Récemment, une revue systématique et méta-analyse* a apporté un élément de réponse. Les auteurs de la recherche, parue dans le Journal of Allergy and Clinical Immunology, ont évalué les avantages et les inconvénients de la diète d’élimination chez les personnes qui présentent une dermatite atopique, en se basant sur les résultats de 10 études cliniques randomisées [2].

* Une revue systématique consiste en une synthèse rigoureuse, objective et reproductible des résultats de plusieurs études originales sur un sujet donné. De son côté, la méta-analyse synthétise de manière statistique les données d’études, ce qui permet de résumer leurs résultats. Ensemble, la revue systématique et la méta-analyse sont associées aux niveaux de preuve les plus élevés.  

L’équipe de chercheurs a conclu qu’une diète d’élimination avait le potentiel d’améliorer la dermatite atopique. Or, cette amélioration était subtile. En effet, le score moyen associé à la sévérité de l’eczéma passait de 50 % chez les participants ayant une alimentation normale à 41 % chez ceux qui avaient entamé une diète d’élimination. Dans ce dernier groupe, les participants notaient également une légère diminution des démangeaisons liées à l’eczéma et un sommeil un peu plus récupérateur. Selon les auteurs, les aliments seraient donc des contributeurs mineurs dans l’apparition d’un épisode d’eczéma ou dans l’exacerbation des symptômes.

… mais augmenterait le risque de développer une allergie alimentaire

Selon toute vraisemblance, l’exclusion de certains aliments par les personnes qui souffrent d’eczéma permettrait de diminuer légèrement leurs symptômes. Mais cette amélioration en vaut-elle la peine ?

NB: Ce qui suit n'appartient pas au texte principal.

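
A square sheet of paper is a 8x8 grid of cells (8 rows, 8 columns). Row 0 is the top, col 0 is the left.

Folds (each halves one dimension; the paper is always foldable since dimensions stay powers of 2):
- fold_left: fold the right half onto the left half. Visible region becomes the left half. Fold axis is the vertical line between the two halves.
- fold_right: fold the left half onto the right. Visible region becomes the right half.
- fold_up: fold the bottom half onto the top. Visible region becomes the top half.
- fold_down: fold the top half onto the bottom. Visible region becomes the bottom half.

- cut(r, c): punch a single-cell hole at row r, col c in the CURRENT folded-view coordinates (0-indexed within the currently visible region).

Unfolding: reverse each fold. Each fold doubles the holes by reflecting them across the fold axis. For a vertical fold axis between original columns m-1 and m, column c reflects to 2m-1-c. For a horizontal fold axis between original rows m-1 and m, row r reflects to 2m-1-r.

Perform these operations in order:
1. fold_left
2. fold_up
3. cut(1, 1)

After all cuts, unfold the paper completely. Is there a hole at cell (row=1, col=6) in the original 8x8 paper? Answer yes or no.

Answer: yes

Derivation:
Op 1 fold_left: fold axis v@4; visible region now rows[0,8) x cols[0,4) = 8x4
Op 2 fold_up: fold axis h@4; visible region now rows[0,4) x cols[0,4) = 4x4
Op 3 cut(1, 1): punch at orig (1,1); cuts so far [(1, 1)]; region rows[0,4) x cols[0,4) = 4x4
Unfold 1 (reflect across h@4): 2 holes -> [(1, 1), (6, 1)]
Unfold 2 (reflect across v@4): 4 holes -> [(1, 1), (1, 6), (6, 1), (6, 6)]
Holes: [(1, 1), (1, 6), (6, 1), (6, 6)]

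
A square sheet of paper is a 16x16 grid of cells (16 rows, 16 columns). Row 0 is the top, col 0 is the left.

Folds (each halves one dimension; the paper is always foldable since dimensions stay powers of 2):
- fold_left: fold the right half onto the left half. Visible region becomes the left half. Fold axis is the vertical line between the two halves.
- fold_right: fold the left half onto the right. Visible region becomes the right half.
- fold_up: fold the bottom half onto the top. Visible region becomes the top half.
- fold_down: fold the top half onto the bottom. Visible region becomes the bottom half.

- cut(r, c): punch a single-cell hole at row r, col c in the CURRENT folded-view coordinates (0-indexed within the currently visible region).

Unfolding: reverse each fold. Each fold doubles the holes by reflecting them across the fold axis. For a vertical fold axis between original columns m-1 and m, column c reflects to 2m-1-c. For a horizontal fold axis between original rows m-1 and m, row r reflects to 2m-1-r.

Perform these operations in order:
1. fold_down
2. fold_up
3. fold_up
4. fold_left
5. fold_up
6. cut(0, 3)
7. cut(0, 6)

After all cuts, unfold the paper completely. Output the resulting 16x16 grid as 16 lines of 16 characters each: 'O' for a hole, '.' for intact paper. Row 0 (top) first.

Op 1 fold_down: fold axis h@8; visible region now rows[8,16) x cols[0,16) = 8x16
Op 2 fold_up: fold axis h@12; visible region now rows[8,12) x cols[0,16) = 4x16
Op 3 fold_up: fold axis h@10; visible region now rows[8,10) x cols[0,16) = 2x16
Op 4 fold_left: fold axis v@8; visible region now rows[8,10) x cols[0,8) = 2x8
Op 5 fold_up: fold axis h@9; visible region now rows[8,9) x cols[0,8) = 1x8
Op 6 cut(0, 3): punch at orig (8,3); cuts so far [(8, 3)]; region rows[8,9) x cols[0,8) = 1x8
Op 7 cut(0, 6): punch at orig (8,6); cuts so far [(8, 3), (8, 6)]; region rows[8,9) x cols[0,8) = 1x8
Unfold 1 (reflect across h@9): 4 holes -> [(8, 3), (8, 6), (9, 3), (9, 6)]
Unfold 2 (reflect across v@8): 8 holes -> [(8, 3), (8, 6), (8, 9), (8, 12), (9, 3), (9, 6), (9, 9), (9, 12)]
Unfold 3 (reflect across h@10): 16 holes -> [(8, 3), (8, 6), (8, 9), (8, 12), (9, 3), (9, 6), (9, 9), (9, 12), (10, 3), (10, 6), (10, 9), (10, 12), (11, 3), (11, 6), (11, 9), (11, 12)]
Unfold 4 (reflect across h@12): 32 holes -> [(8, 3), (8, 6), (8, 9), (8, 12), (9, 3), (9, 6), (9, 9), (9, 12), (10, 3), (10, 6), (10, 9), (10, 12), (11, 3), (11, 6), (11, 9), (11, 12), (12, 3), (12, 6), (12, 9), (12, 12), (13, 3), (13, 6), (13, 9), (13, 12), (14, 3), (14, 6), (14, 9), (14, 12), (15, 3), (15, 6), (15, 9), (15, 12)]
Unfold 5 (reflect across h@8): 64 holes -> [(0, 3), (0, 6), (0, 9), (0, 12), (1, 3), (1, 6), (1, 9), (1, 12), (2, 3), (2, 6), (2, 9), (2, 12), (3, 3), (3, 6), (3, 9), (3, 12), (4, 3), (4, 6), (4, 9), (4, 12), (5, 3), (5, 6), (5, 9), (5, 12), (6, 3), (6, 6), (6, 9), (6, 12), (7, 3), (7, 6), (7, 9), (7, 12), (8, 3), (8, 6), (8, 9), (8, 12), (9, 3), (9, 6), (9, 9), (9, 12), (10, 3), (10, 6), (10, 9), (10, 12), (11, 3), (11, 6), (11, 9), (11, 12), (12, 3), (12, 6), (12, 9), (12, 12), (13, 3), (13, 6), (13, 9), (13, 12), (14, 3), (14, 6), (14, 9), (14, 12), (15, 3), (15, 6), (15, 9), (15, 12)]

Answer: ...O..O..O..O...
...O..O..O..O...
...O..O..O..O...
...O..O..O..O...
...O..O..O..O...
...O..O..O..O...
...O..O..O..O...
...O..O..O..O...
...O..O..O..O...
...O..O..O..O...
...O..O..O..O...
...O..O..O..O...
...O..O..O..O...
...O..O..O..O...
...O..O..O..O...
...O..O..O..O...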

Les diètes d’élimination montrent plusieurs inconvénients. D’abord, l’évitement d’aliments amène de nombreuses restrictions alimentaires qui peuvent avoir un impact sur la qualité de vie et la santé. Ces diètes augmentent par exemple le risque de carences nutritionnelles, notamment chez les enfants [3].

Les auteurs de la revue systématique et méta-analyse avancent également que les diètes d’élimination chez les enfants qui présentent une dermatite atopique seraient indirectement associées à un risque plus grand de développer une allergie alimentaire [2].

On sait depuis longtemps que la présence d’une dermatite atopique chez l’enfant le rend plus susceptible de souffrir d’une allergie alimentaire, surtout si les symptômes sont sévères et persistants dans le temps [4]. Plus précisément, l’eczéma augmenterait de six fois le risque d’allergie aux œufs et de 11 fois le risque d’allergie aux arachides [5].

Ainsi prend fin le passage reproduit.